(Kitco News)— The gold market is holding firm, notching its fifth day of record highs, even as the U.S. labor market remains more resilient than expected. The private sector added more jobs than anticipated last month, according to private payrolls processor ADP.
On Wednesday, ADP reported that 183,000 jobs were created in January. The data beat expectations, as consensus forecasts had anticipated job gains of 148,000.
“We had a strong start to 2025, but it masked a dichotomy in the labor market,” said Nela Richardson, chief economist at ADP. “Consumer-facing industries drove hiring, while job growth was weaker in business services and production.”

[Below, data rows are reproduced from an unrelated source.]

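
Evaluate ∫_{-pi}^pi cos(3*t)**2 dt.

pi

Use the identity cos^2(3*t) = (1 + cos(6*t))/2.
An antiderivative is F(t) = t/2 + sin(6*t)/12.
Then F(pi) - F(-pi) = (pi/2) - (-pi/2) = pi.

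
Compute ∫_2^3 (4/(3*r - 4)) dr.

-4*log(2)/3 + 4*log(5)/3

An antiderivative is F(r) = 4*log(3*r - 4)/3.
Then F(3) - F(2) = (4*log(5)/3) - (4*log(2)/3) = -4*log(2)/3 + 4*log(5)/3.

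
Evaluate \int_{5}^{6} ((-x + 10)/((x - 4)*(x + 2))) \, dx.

log(49/32)

Factor the denominator: x**2 - 2*x - 8 = (x + 2)(x - 4).
Partial fractions: (-x + 10)/((x - 4)*(x + 2)) = -2/(x + 2) + 1/(x - 4).
An antiderivative is F(x) = log(x - 4) - 2*log(x + 2).
Then F(6) - F(5) = (-log(32)) - (-log(49)) = log(49/32).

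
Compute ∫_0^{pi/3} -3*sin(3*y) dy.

An antiderivative is F(y) = cos(3*y).
Then F(pi/3) - F(0) = (-1) - (1) = -2.

-2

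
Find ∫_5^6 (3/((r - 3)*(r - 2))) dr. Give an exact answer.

-9*log(2) + 6*log(3)

Factor the denominator: r**2 - 5*r + 6 = (r - 2)(r - 3).
Partial fractions: 3/((r - 3)*(r - 2)) = -3/(r - 2) + 3/(r - 3).
An antiderivative is F(r) = 3*log(r - 3) - 3*log(r - 2).
Then F(6) - F(5) = (log(27/64)) - (log(8/27)) = -9*log(2) + 6*log(3).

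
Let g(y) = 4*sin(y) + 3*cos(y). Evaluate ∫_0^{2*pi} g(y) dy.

An antiderivative is F(y) = 3*sin(y) - 4*cos(y).
Then F(2*pi) - F(0) = (-4) - (-4) = 0.

0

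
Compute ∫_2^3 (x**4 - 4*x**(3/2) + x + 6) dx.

-72*sqrt(3)/5 + 32*sqrt(2)/5 + 507/10

By the power rule, an antiderivative is F(x) = -8*x**(5/2)/5 + x**5/5 + x**2/2 + 6*x.
Then F(3) - F(2) = (711/10 - 72*sqrt(3)/5) - (102/5 - 32*sqrt(2)/5) = -72*sqrt(3)/5 + 32*sqrt(2)/5 + 507/10.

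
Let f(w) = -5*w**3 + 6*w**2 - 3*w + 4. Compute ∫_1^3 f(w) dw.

By the power rule, an antiderivative is F(w) = -5*w**4/4 + 2*w**3 - 3*w**2/2 + 4*w.
Then F(3) - F(1) = (-195/4) - (13/4) = -52.

-52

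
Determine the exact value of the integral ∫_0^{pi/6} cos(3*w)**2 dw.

Use the identity cos^2(3*w) = (1 + cos(6*w))/2.
An antiderivative is F(w) = w/2 + sin(6*w)/12.
Then F(pi/6) - F(0) = (pi/12) - (0) = pi/12.

pi/12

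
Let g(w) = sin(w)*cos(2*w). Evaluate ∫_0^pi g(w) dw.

-2/3

Use the identity sin(w)cos(2*w) = [sin(3*w) + sin(-w)]/2.
An antiderivative is F(w) = cos(w)/2 - cos(3*w)/6.
Then F(pi) - F(0) = (-1/3) - (1/3) = -2/3.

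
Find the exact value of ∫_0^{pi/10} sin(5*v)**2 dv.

pi/20

Use the identity sin^2(5*v) = (1 - cos(10*v))/2.
An antiderivative is F(v) = v/2 - sin(10*v)/20.
Then F(pi/10) - F(0) = (pi/20) - (0) = pi/20.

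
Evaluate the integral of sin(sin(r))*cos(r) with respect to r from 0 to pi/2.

Let u = sin(r), so du = cos(r) dr. When r = 0, u = 0; when r = pi/2, u = 1.
The integral becomes ∫ sin(u) du from 0 to 1, with antiderivative -cos(u).
Back in r: F(r) = -cos(sin(r)).
Then F(pi/2) - F(0) = (-cos(1)) - (-1) = 1 - cos(1).

1 - cos(1)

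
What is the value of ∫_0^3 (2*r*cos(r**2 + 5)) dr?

-sin(5) + sin(14)

Let u = r**2 + 5, so du = 2*r dr. When r = 0, u = 5; when r = 3, u = 14.
The integral becomes ∫ cos(u) du from 5 to 14, with antiderivative sin(u).
Back in r: F(r) = sin(r**2 + 5).
Then F(3) - F(0) = (sin(14)) - (sin(5)) = -sin(5) + sin(14).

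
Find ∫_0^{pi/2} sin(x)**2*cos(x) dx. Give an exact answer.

1/3

Let u = sin(x), so du = cos(x) dx. When x = 0, u = 0; when x = pi/2, u = 1.
The integral becomes ∫ u**2 du from 0 to 1, with antiderivative u**3/3.
Back in x: F(x) = sin(x)**3/3.
Then F(pi/2) - F(0) = (1/3) - (0) = 1/3.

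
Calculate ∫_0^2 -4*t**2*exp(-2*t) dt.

Integrate by parts twice (u = t^2, dv = -4*exp(-2*t) dt).
An antiderivative is F(t) = (2*t**2 + 2*t + 1)*exp(-2*t).
Then F(2) - F(0) = (13*exp(-4)) - (1) = -1 + 13*exp(-4).

-1 + 13*exp(-4)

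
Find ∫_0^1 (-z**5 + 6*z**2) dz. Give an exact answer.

11/6

By the power rule, an antiderivative is F(z) = -z**6/6 + 2*z**3.
Then F(1) - F(0) = (11/6) - (0) = 11/6.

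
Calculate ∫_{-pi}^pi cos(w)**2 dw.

pi

Use the identity cos^2(w) = (1 + cos(2*w))/2.
An antiderivative is F(w) = w/2 + sin(2*w)/4.
Then F(pi) - F(-pi) = (pi/2) - (-pi/2) = pi.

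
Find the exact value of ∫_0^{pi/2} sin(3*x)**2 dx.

pi/4

Use the identity sin^2(3*x) = (1 - cos(6*x))/2.
An antiderivative is F(x) = x/2 - sin(6*x)/12.
Then F(pi/2) - F(0) = (pi/4) - (0) = pi/4.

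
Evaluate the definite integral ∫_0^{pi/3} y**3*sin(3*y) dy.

pi*(-6 + pi**2)/81

Integrate by parts 3 times (u = y^3, dv = sin(3*y) dy).
An antiderivative is F(y) = -y**3*cos(3*y)/3 + y**2*sin(3*y)/3 + 2*y*cos(3*y)/9 - 2*sin(3*y)/27.
Then F(pi/3) - F(0) = (pi*(-6 + pi**2)/81) - (0) = pi*(-6 + pi**2)/81.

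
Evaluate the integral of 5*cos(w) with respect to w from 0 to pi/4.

5*sqrt(2)/2

An antiderivative is F(w) = 5*sin(w).
Then F(pi/4) - F(0) = (5*sqrt(2)/2) - (0) = 5*sqrt(2)/2.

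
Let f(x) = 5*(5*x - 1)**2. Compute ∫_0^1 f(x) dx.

65/3

Let u = 5*x - 1, so du = 5 dx. When x = 0, u = -1; when x = 1, u = 4.
The integral becomes ∫ u**2 du from -1 to 4, with antiderivative u**3/3.
Back in x: F(x) = (5*x - 1)**3/3.
Then F(1) - F(0) = (64/3) - (-1/3) = 65/3.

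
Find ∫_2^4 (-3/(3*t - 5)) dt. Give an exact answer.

An antiderivative is F(t) = -log(3*t - 5).
Then F(4) - F(2) = (-log(7)) - (0) = -log(7).

-log(7)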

However, the gold market is not paying much attention to economic data, as it remains a critical safe-haven asset due to growing geopolitical instability. Spot gold last traded at $2,861.20 an ounce, up 0.63% on the day.
The report also noted that wage growth is relatively stable. Year-over-year pay growth for job stayers was 4.7%; at the same time, pay growth for people who changed jobs increased by 6.8%.
While the U.S. labor market remains resilient, the outlook is still uncertain. On Tuesday, the U.S. Labor Department noted a sharp drop in available job openings, an indication of slowing momentum.
Markets are paying a significant amount of attention to the labor market, as it remains a key component of the Federal Reserve’s easing cycle. Last week, Federal Reserve Chair Jerome Powell said that the central bank is in no rush to cut rates as inflation risks rise and the labor market remains healthy.
Although a shallower easing cycle presents some risks for gold, some analysts have said that safe-haven demand remains a stronger driver for the precious metal.